TribBlog: AZ Lab Offers Free Testing for Skinner
Chromosal Laboratories, a DNA testing lab in Phoenix, Ariz., has told Gov. Rick Perry that it will test evidence in the Hank Skinner case for free and within 30 days if he grants a reprieve of the convicted murderer's March 24 execution date.
Skinner was convicted in 1995 of murdering his girlfriend and her two sons in the small West Texas town of Pampa. He has professed his innocence, though, and Skinner argues that DNA testing on a rape kit, knives, a man's windbreaker and other materials from the crime scene could prove someone else was the killer. For a decade, Texas courts have denied Skinner's pleadings for the tests, arguing that should have been done at the original trial. With his execution date less than a week away, Skinner and his attorneys are awaiting responses to their requests for both the U.S. Supreme Court and Perry to intervene and order testing on the DNA evidence.

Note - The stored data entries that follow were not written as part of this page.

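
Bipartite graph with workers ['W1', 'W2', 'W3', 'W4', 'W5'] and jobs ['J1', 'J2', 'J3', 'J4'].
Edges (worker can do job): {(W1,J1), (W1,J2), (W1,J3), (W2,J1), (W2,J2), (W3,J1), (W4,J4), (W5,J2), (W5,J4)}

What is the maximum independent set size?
Maximum independent set = 5

By König's theorem:
- Min vertex cover = Max matching = 4
- Max independent set = Total vertices - Min vertex cover
- Max independent set = 9 - 4 = 5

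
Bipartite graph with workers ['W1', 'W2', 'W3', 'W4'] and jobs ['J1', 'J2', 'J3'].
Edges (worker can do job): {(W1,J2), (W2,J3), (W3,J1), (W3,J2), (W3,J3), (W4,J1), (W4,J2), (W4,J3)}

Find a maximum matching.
Matching: {(W1,J2), (W3,J1), (W4,J3)}

Maximum matching (size 3):
  W1 → J2
  W3 → J1
  W4 → J3

Each worker is assigned to at most one job, and each job to at most one worker.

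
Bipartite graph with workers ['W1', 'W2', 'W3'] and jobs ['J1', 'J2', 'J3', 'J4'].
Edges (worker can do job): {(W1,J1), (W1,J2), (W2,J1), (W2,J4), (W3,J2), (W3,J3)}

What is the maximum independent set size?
Maximum independent set = 4

By König's theorem:
- Min vertex cover = Max matching = 3
- Max independent set = Total vertices - Min vertex cover
- Max independent set = 7 - 3 = 4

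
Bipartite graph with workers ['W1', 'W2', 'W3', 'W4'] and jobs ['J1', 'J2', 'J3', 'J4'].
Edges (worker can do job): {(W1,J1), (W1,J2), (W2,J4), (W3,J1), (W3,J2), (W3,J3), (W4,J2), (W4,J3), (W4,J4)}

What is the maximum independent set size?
Maximum independent set = 4

By König's theorem:
- Min vertex cover = Max matching = 4
- Max independent set = Total vertices - Min vertex cover
- Max independent set = 8 - 4 = 4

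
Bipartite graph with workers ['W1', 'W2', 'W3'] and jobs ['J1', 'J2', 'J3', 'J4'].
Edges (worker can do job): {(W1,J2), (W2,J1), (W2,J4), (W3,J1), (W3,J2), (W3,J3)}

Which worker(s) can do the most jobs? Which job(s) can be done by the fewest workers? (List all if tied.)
Most versatile: W3 (3 jobs); Least covered: J3, J4 (1 workers)

Worker degrees (jobs they can do): W1:1, W2:2, W3:3
Job degrees (workers who can do it): J1:2, J2:2, J3:1, J4:1

Maximum worker degree is 3, achieved by: W3
Minimum job degree is 1, achieved by: J3, J4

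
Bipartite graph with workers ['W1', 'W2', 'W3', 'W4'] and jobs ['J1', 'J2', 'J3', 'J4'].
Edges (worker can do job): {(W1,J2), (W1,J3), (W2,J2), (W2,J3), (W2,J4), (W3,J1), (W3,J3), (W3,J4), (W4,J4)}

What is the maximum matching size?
Maximum matching size = 4

Maximum matching: {(W1,J2), (W2,J3), (W3,J1), (W4,J4)}
Size: 4

This assigns 4 workers to 4 distinct jobs.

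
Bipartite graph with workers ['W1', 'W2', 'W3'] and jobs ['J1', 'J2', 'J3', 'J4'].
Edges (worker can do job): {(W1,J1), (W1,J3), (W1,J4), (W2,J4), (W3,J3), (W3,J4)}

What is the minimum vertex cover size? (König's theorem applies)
Minimum vertex cover size = 3

By König's theorem: in bipartite graphs,
min vertex cover = max matching = 3

Maximum matching has size 3, so minimum vertex cover also has size 3.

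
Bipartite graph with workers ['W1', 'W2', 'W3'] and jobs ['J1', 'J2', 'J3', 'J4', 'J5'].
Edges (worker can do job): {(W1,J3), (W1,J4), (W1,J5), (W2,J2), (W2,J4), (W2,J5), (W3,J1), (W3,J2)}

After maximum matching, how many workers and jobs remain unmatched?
Unmatched: 0 workers, 2 jobs

Maximum matching size: 3
Workers: 3 total, 3 matched, 0 unmatched
Jobs: 5 total, 3 matched, 2 unmatched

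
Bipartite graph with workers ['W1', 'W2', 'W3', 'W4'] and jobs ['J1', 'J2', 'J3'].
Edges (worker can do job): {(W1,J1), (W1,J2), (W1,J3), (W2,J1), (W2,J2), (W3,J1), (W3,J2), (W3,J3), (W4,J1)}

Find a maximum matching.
Matching: {(W1,J3), (W3,J2), (W4,J1)}

Maximum matching (size 3):
  W1 → J3
  W3 → J2
  W4 → J1

Each worker is assigned to at most one job, and each job to at most one worker.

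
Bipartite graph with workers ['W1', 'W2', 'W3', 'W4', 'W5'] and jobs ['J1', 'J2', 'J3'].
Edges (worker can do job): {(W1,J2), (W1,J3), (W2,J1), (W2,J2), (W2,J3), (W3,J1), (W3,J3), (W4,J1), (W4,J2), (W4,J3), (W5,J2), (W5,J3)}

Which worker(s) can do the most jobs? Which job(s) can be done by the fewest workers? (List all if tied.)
Most versatile: W2, W4 (3 jobs); Least covered: J1 (3 workers)

Worker degrees (jobs they can do): W1:2, W2:3, W3:2, W4:3, W5:2
Job degrees (workers who can do it): J1:3, J2:4, J3:5

Maximum worker degree is 3, achieved by: W2, W4
Minimum job degree is 3, achieved by: J1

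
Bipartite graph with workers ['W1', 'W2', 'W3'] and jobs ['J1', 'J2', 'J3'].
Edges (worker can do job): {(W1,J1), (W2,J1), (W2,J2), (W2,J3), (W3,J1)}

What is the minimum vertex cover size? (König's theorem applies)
Minimum vertex cover size = 2

By König's theorem: in bipartite graphs,
min vertex cover = max matching = 2

Maximum matching has size 2, so minimum vertex cover also has size 2.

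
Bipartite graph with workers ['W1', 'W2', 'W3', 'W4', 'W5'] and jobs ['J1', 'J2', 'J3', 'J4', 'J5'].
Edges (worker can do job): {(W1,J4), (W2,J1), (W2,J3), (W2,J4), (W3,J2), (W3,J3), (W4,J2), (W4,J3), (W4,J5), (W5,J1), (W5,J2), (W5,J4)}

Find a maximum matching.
Matching: {(W1,J4), (W2,J3), (W3,J2), (W4,J5), (W5,J1)}

Maximum matching (size 5):
  W1 → J4
  W2 → J3
  W3 → J2
  W4 → J5
  W5 → J1

Each worker is assigned to at most one job, and each job to at most one worker.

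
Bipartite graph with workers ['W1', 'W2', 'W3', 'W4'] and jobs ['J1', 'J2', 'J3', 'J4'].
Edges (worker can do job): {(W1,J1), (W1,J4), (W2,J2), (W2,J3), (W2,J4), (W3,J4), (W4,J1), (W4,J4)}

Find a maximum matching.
Matching: {(W2,J3), (W3,J4), (W4,J1)}

Maximum matching (size 3):
  W2 → J3
  W3 → J4
  W4 → J1

Each worker is assigned to at most one job, and each job to at most one worker.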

Perry has authority to grant a one-time 30-day reprieve in capital cases, but he has only done so twice in the past. In an editorial in Sunday's Dallas Morning News, state Sen. Rodney Ellis, D-Houston, Innocence Project co-director Barry Scheck and Cory Session, the brother of Tim Cole who Perry recently granted a posthumous pardon after DNA evidence showed he did not commit the rape that landed him in prison, where he died of an asthma attack, urged Perry to grant the reprieve and force DNA testing to make sure that Skinner is guilty.
"When simple DNA testing may help prevent such a miscarriage, it seems implausible that the Governor and State of Texas would allow the execution to proceed," Chromosomal Laboratories officials said in a press release. "We hope that the great State of Texas will accept this offer in the manner in which it is intended, to help promote justice."
Perry spokeswoman Allison Castle said the governor has not yet decided whether to grant Skinner a reprieve and that a decision on DNA testing would come from the court.